In a historic move on Thursday, all NCAA athletes are now able to make money through their names, images and likenesses (NIL). The move came as a result of growing pressure from legal and public pressure to give athletes the opportunity to profit from their talents.

So it begs the question, when will we see the first UTEP student-athlete land an endorsement deal?

First, it's important to understand what the new rules are permitting for these college athletes. Student-athletes will be allowed to accept money from businesses in exchange for allowing the business to feature them in promos or advertisements. Previously, student-athletes were not allowed to profit off their NIL based on their scholarship agreements.

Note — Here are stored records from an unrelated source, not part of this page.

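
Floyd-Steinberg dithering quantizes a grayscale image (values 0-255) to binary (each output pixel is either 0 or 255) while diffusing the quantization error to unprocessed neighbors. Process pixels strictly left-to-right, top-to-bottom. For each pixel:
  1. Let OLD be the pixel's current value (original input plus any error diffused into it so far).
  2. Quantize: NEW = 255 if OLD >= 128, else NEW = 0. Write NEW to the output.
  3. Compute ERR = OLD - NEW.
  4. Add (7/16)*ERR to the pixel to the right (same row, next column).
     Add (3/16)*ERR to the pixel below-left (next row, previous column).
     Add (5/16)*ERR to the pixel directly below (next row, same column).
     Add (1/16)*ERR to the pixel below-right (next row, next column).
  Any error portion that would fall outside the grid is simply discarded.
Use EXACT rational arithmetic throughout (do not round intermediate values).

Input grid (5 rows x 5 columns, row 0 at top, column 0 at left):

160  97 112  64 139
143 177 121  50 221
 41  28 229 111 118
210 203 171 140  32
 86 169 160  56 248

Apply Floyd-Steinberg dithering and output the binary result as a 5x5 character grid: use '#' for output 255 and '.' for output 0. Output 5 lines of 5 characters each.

Answer: #.#.#
.#..#
..##.
###..
.#.##

Derivation:
(0,0): OLD=160 → NEW=255, ERR=-95
(0,1): OLD=887/16 → NEW=0, ERR=887/16
(0,2): OLD=34881/256 → NEW=255, ERR=-30399/256
(0,3): OLD=49351/4096 → NEW=0, ERR=49351/4096
(0,4): OLD=9454961/65536 → NEW=255, ERR=-7256719/65536
(1,0): OLD=31669/256 → NEW=0, ERR=31669/256
(1,1): OLD=451059/2048 → NEW=255, ERR=-71181/2048
(1,2): OLD=4876527/65536 → NEW=0, ERR=4876527/65536
(1,3): OLD=15240067/262144 → NEW=0, ERR=15240067/262144
(1,4): OLD=891645737/4194304 → NEW=255, ERR=-177901783/4194304
(2,0): OLD=2396705/32768 → NEW=0, ERR=2396705/32768
(2,1): OLD=74261883/1048576 → NEW=0, ERR=74261883/1048576
(2,2): OLD=4898373937/16777216 → NEW=255, ERR=620183857/16777216
(2,3): OLD=38128013571/268435456 → NEW=255, ERR=-30323027709/268435456
(2,4): OLD=253222205013/4294967296 → NEW=0, ERR=253222205013/4294967296
(3,0): OLD=4129473809/16777216 → NEW=255, ERR=-148716271/16777216
(3,1): OLD=31239999421/134217728 → NEW=255, ERR=-2985521219/134217728
(3,2): OLD=670298778031/4294967296 → NEW=255, ERR=-424917882449/4294967296
(3,3): OLD=642361628951/8589934592 → NEW=0, ERR=642361628951/8589934592
(3,4): OLD=10456463077203/137438953472 → NEW=0, ERR=10456463077203/137438953472
(4,0): OLD=169778379231/2147483648 → NEW=0, ERR=169778379231/2147483648
(4,1): OLD=12199980469855/68719476736 → NEW=255, ERR=-5323486097825/68719476736
(4,2): OLD=118552119394161/1099511627776 → NEW=0, ERR=118552119394161/1099511627776
(4,3): OLD=2368314832720991/17592186044416 → NEW=255, ERR=-2117692608605089/17592186044416
(4,4): OLD=62989638949508633/281474976710656 → NEW=255, ERR=-8786480111708647/281474976710656
Row 0: #.#.#
Row 1: .#..#
Row 2: ..##.
Row 3: ###..
Row 4: .#.##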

There are some restrictions for the student-athletes such as endorsing alcohol or drugs, gambling, firearms, etc. Students will be required to take a financial literacy workshop and all of their endorsement deals must follow university guidelines.

It's only a matter of time before a Miner lands their first endorsement deal.

Current Miner student-athletes could stand to benefit from their large social media following or their name across town. For example, UTEP women's basketball player Katia Gallegos has more than 17 thousand followers on Instagram. Running back Deion Hankins has made a significant name for himself in town as a Parkland graduate. There have been athletes that have gone viral on social media in the past as well.

In fact, men's basketball shooting guard Keonte Kennedy already has three businesses mentioned in his bio on Instagram with a promo code using his name. It is unclear if Kennedy is actually profiting from these mentions already, but through the previous NIL rules, the mentions wouldn't have been allowed.

At the minimum level for the student-athletes who aren't on scholarship, this rule change could allow them to pursue a part-time job to pay for their schooling, food and/or housing.

It also makes you reflect on UTEP's great athletes in history and how they could've made bank from local endorsements. Imagine an Aaron Jones meet-and-greet at a grand opening of a local business. You're telling me that Tim "UTEP Two-Step" Hardaway wouldn't have been in high demand for signing autographs at a car dealership? It's a no-brainer. Plus, think of all the great Olympians that UTEP had in track and field. They could've also benefitted from this in a big way too.

After the news on Thursday, it's only a matter of time before we see Miner athletes take advantage of the groundbreaking news for college athletics.